Iran, le proteste per l’assenza di acqua finiscono nel sangue

Le mobilitazioni vanno avanti da settimane e hanno provocato la violenta reazione del regime. Secondo il governo iraniano il caldo anomalo e la siccità sono da imputare al cambiamento climatico, ma per i manifestanti ci sono gravi colpe delle autorità nella gestione delle risorse idriche. Intanto la situazione economica resta difficile perlopiù a causa delle sanzioni americane.

Le proteste per l’acqua finiscono nel sangue

Da settimane in Iran si protesta per la scarsità d’acqua nel paese. Negli ultimi giorni le manifestazioni si sono fatte più intense e sono state represse con violenza dalle forze di sicurezza.
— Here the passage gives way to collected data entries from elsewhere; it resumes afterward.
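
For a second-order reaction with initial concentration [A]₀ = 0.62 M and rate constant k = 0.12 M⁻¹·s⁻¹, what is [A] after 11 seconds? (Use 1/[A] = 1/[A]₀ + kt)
0.3410 M

1/[A] = 1/[A]₀ + k·t = 1/0.62 + (0.12)·(11) = 1.6129 + 1.3200 = 2.9329
[A] = 1/2.9329 = 0.3410 M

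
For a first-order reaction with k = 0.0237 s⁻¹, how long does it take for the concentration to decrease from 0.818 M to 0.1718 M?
65.85 s

From ln[A] = ln[A]₀ - k·t: t = ln([A]₀/[A])/k = ln(0.818/0.1718)/0.0237 = ln(4.7614)/0.0237 = 1.5605/0.0237 = 65.85 s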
Le mobilitazioni si sono tenute principalmente nella provincia del Khuzestan, nel sudovest del paese, dove il problema della mancanza di acqua è più grave, ma ce ne sono state diverse anche in altre zone dell’Iran, compresa la capitale Teheran.

Il Khuzestan, oltre a essere la provincia da cui l’Iran estrae la maggior parte del petrolio (circa l’80% del totale), è anche quella in cui si trovano le maggiori risorse idriche iraniane. Qui la maggior parte della popolazione vive di agricoltura, e la scarsità di acqua ha esasperato persone che già vivono in condizioni di grande povertà.

Secondo le autorità iraniane, la carenza di acqua nel Khuzestan è dovuta alla grave siccità che ha colpito l’Iran da marzo e che si è aggravata negli ultimi giorni a causa delle temperature molto elevate che hanno aumentato la richiesta di acqua in tutto il paese. Le temperature molto alte non sono una novità nel periodo estivo, ma il caldo di questi giorni ha raggiunto livelli mai visti: in alcune zone è stata registrata una temperatura di 50 °C e una riduzione di più del 50% delle precipitazioni rispetto alla media di questo periodo.

Il governo iraniano ha detto che il caldo anomalo e la siccità sono da imputare principalmente al cambiamento climatico, ma secondo i manifestanti ci sono gravi colpe delle autorità governative nella gestione delle risorse idriche: la costruzione di dighe sui più importanti fiumi della provincia, con l’obiettivo di deviare i corsi d’acqua verso le zone desertiche dell’Iran, avrebbe finito per lasciare il Khuzestan privo di quella che sarebbe una delle sue principali risorse.

Nonostante le proteste siano state perlopiù pacifiche, la polizia ha risposto con grande violenza nei confronti dei manifestanti. I disordini di queste settimane sono arrivati in un momento piuttosto delicato per l’Iran, sia per la transizione politica dovuta all’elezione del nuovo presidente, l’ultraconservatore Ebrahim Raisi, che il 5 agosto prenderà ufficialmente il posto dell’uscente Hassan Rouhani, sia per la pandemia da coronavirus e la difficile situazione economica causata in buona parte dalle sanzioni americane.